A commencer par le traitement du sujet lui même, bien trop sage malgré la tension sexuelle palpable et permanente entre les trois personnages principaux à l'écran. Trois personnages incarnés à la perfection par Luke Evans (toujours aussi classe), Rebecca Hall (toujours aussi belle et sophistiquée) et la jeune Bella Heathcote (vue précédemment dans le Neon Demon de Nicolas Winding Refn). Séance de masturbation en cachette, échangisme, participation dans des clubs dédiés au bondage... Tout ou presque est mentionné mais sans que, jamais, les images filmées par la réalisatrice ne dévient de leur beauté formelle ; lumière trop parfaite, plans trop travaillés, musique à l'avenant... On a parfois l'impression qu'Angela Robinson veut emmener son histoire jusqu'aux Oscars. Autre problème aussi, celui de Wonder Woman elle même, personnage introduit par des séquences de flashforward où Marston la défend devant un comité de censure qui n'y voit qu'une bande dessinée pervertissant ses jeunes lecteurs. Des bonds en avant qui seraient utiles si le personnage était le vrai sujet du film, ce qu'il n'est clairement pas.

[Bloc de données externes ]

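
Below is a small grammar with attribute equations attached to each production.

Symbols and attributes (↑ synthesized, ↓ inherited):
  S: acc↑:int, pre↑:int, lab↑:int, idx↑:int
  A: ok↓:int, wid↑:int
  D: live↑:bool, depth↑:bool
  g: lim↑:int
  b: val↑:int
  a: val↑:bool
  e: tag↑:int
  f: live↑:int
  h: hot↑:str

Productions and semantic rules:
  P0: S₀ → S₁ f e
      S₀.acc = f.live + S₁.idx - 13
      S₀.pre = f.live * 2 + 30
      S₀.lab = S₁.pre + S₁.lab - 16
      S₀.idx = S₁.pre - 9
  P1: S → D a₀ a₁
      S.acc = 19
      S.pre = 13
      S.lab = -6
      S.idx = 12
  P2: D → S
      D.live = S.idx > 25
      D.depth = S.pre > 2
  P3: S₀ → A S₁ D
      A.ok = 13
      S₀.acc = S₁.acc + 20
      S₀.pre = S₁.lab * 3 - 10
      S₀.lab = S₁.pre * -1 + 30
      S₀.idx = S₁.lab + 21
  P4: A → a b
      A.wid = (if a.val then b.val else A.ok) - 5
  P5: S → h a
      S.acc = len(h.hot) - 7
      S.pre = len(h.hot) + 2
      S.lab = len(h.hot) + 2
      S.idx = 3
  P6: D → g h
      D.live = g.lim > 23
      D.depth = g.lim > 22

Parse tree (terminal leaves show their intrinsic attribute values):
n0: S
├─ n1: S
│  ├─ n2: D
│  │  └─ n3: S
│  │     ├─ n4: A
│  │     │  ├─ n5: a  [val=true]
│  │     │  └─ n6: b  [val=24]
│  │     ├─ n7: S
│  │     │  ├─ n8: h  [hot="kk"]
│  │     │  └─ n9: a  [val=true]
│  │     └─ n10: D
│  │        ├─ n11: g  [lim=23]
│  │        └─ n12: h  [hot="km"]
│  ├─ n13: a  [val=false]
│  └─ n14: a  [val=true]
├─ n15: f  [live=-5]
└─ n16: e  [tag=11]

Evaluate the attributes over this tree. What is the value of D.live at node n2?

false

1. n4.ok = 13  [13]
2. n5.val = true  [terminal]
3. n6.val = 24  [terminal]
4. n4.wid = 19  [(if a.val then b.val else A.ok) - 5]
5. n8.hot = "kk"  [terminal]
6. n9.val = true  [terminal]
7. n7.acc = -5  [len(h.hot) - 7]
8. n7.pre = 4  [len(h.hot) + 2]
9. n7.lab = 4  [len(h.hot) + 2]
10. n7.idx = 3  [3]
11. n11.lim = 23  [terminal]
12. n12.hot = "km"  [terminal]
13. n10.live = false  [g.lim > 23]
14. n10.depth = true  [g.lim > 22]
15. n3.acc = 15  [S₁.acc + 20]
16. n3.pre = 2  [S₁.lab * 3 - 10]
17. n3.lab = 26  [S₁.pre * -1 + 30]
18. n3.idx = 25  [S₁.lab + 21]
19. n2.live = false  [S.idx > 25]
20. n2.depth = false  [S.pre > 2]
21. n13.val = false  [terminal]
22. n14.val = true  [terminal]
23. n1.acc = 19  [19]
24. n1.pre = 13  [13]
25. n1.lab = -6  [-6]
26. n1.idx = 12  [12]
27. n15.live = -5  [terminal]
28. n16.tag = 11  [terminal]
29. n0.acc = -6  [f.live + S₁.idx - 13]
30. n0.pre = 20  [f.live * 2 + 30]
31. n0.lab = -9  [S₁.pre + S₁.lab - 16]
32. n0.idx = 4  [S₁.pre - 9]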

Au centre du débat, il est bien sûr question de liberté sexuelle, clairement prônée haut et fort, face à une Amérique qui n'y entend rien et ne sait même pas reconnaître l'amour véritable tapie derrière ces pratiques jugées perverses et répugnantes. Un fait d'ailleurs particulièrement bien traité et désamorcé avec humour dans une des meilleures scènes du film, lorsque les petits jeux sexuels du trio finissent par être révélés au grand jour. Même si le travail et les objectifs d'Angela Robinson se voient et se sentent, il manque donc au film le sel de sa propre alchimie : un léger soupçon d'idées punks à la saleté rassérénante et au fuck off salvateur. Cela aurait certainement conduit le film vers une classification qui l'aurait privé d'un certain nombre de spectateurs (déjà peu nombreux) mais permis de fusionner plus logiquement avec son sujet. Reste que l'essai, dans l'Amérique de Trump aux trop forts accents de #metoo et même chez nous, dans une France divisée il y a encore peu sur la question du mariage pour tous, mérite clairement d'être salué par son courage et sa ferveur.